Некоторое время спустя Жакмель получил важное задание: соблюдая строжайшую секретность, схватить про-кубинских агитаторов, скрывавшихся в глухой деревне. Он должен был отправиться туда с двумя лучшими своими друзьями. Однако в последнюю минуту, руководствуясь шестым чувством, он взял вместо них двух других тонтон-макутов, которых недолюбливал. Когда он послал их к дому, где предположительно скрывались «кастристы», оттуда застрочил пулемет… Жакмель спрятался в соседнем доме, который быстро окружили солдаты Дювалье. Ему удалось выскочить из окна и улизнуть до того, как дювальеристы взорвали дом. Сразу после взрыва солдаты увидели бросившуюся наутек черную собаку.
Гнев «папы Дока» был ужасен. Чтобы оправдаться, солдаты поклялись ему, что своими глазами видели, как бывший шеф тонтон-макутов превратился в черную собаку.
С тех пор Жакмель познал в полной мере, что такое ненависть. Уезжать из страны он не хотел: заграница его пугала. Оставалось либо погибнуть, либо убить Дювалье. Эта игра в прятки продолжалась до кончины пожизненного президента.
И вот теперь, похоже, у него появились нежданные союзники. Он был уверен, что с помощью американцев сумеет уничтожить семейство Дювалье.
Не обращая внимания на Финьоле, он встал и подошел к краю скалы, откуда открылась восхитительная панорама: Петьонвиль, аэродром и море… Если дело выгорит, все это будет принадлежать ему, Габриэлю Жакмелю!
Он повернулся к Финьоле, который ждал, сидя на корточках:
— Приведи его сюда сегодня вечером. Его будут ждать. Малё![5]

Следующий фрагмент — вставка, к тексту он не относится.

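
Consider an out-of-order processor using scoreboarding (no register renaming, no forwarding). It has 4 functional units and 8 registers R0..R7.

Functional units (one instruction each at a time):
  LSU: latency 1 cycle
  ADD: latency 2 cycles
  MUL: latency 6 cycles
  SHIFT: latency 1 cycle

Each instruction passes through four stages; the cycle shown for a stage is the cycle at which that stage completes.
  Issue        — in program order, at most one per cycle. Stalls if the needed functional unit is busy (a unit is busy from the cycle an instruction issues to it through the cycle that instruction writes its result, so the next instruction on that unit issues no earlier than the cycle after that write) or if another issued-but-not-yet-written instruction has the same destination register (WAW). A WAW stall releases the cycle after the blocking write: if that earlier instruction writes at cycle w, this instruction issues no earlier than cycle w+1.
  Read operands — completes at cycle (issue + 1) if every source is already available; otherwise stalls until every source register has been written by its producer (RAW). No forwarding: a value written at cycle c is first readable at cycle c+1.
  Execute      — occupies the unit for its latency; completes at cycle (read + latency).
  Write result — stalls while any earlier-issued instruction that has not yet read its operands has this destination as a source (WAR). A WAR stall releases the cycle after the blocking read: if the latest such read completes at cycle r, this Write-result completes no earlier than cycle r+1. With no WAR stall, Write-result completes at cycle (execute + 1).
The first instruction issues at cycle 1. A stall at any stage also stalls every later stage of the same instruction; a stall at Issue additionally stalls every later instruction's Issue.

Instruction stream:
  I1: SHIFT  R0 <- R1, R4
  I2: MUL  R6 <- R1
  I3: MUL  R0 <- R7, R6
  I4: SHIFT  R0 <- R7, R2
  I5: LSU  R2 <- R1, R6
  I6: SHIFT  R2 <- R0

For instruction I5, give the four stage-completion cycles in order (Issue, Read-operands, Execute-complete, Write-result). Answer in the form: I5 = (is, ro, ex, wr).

I5 = (21, 22, 23, 24)

c1: I1→SHIFT
c2: I1 RO, I2→MUL
c3: I1 EX, I2 RO
c4: I1 WR R0
c9: I2 EX
c10: I2 WR R6
c11: I3→MUL
c12: I3 RO
c18: I3 EX
c19: I3 WR R0
c20: I4→SHIFT
c21: I4 RO, I5→LSU
c22: I4 EX, I5 RO
c23: I4 WR R0, I5 EX
c24: I5 WR R2
c25: I6→SHIFT
c26: I6 RO
c27: I6 EX
c28: I6 WR R2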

Сам он никогда не приходил на встречу в одно и то же место два раза подряд. Вот и на этот раз он собирался послать вместо себя своих людей, которые смогут держать под наблюдением узкую дорогу, ведущую к гостинице «Иболеле», и выяснить, не готовится ли ловушка.
Сжимая в руке свой автомат, Жакмель широкими шагами углубился в заросли. Финьоле пошел назад по тропинке. Ему было не по себе. Каждая встреча с Жакмелем вызывала у него противоречивые чувства: экзальтацию — ведь не проходило недели, чтобы газета «Нуво монд» не объявляла в очередной раз о смерти или аресте врага режима номер один, — и страх, потому что любой контакт с этим человеком был смертельно опасен.
Идя к своему спрятанному за деревьями велосипеду, Финьоле предпочел не вспоминать о том, как после бегства Жакмеля разъяренный «папа Док» приказал убить нескольких гаитян только потому, что они носили имя «Габриэль».
С легким шуршанием из-под двери выскользнул белый конверт. Малько поднял его и распечатал. Внутри лежал листок бумаги с одной-единственной строчкой, написанной по-английски: «Жду вас в одиннадцать часов в „Альпийском домике“, напротив посольства. Фрэнк Гилпатрик».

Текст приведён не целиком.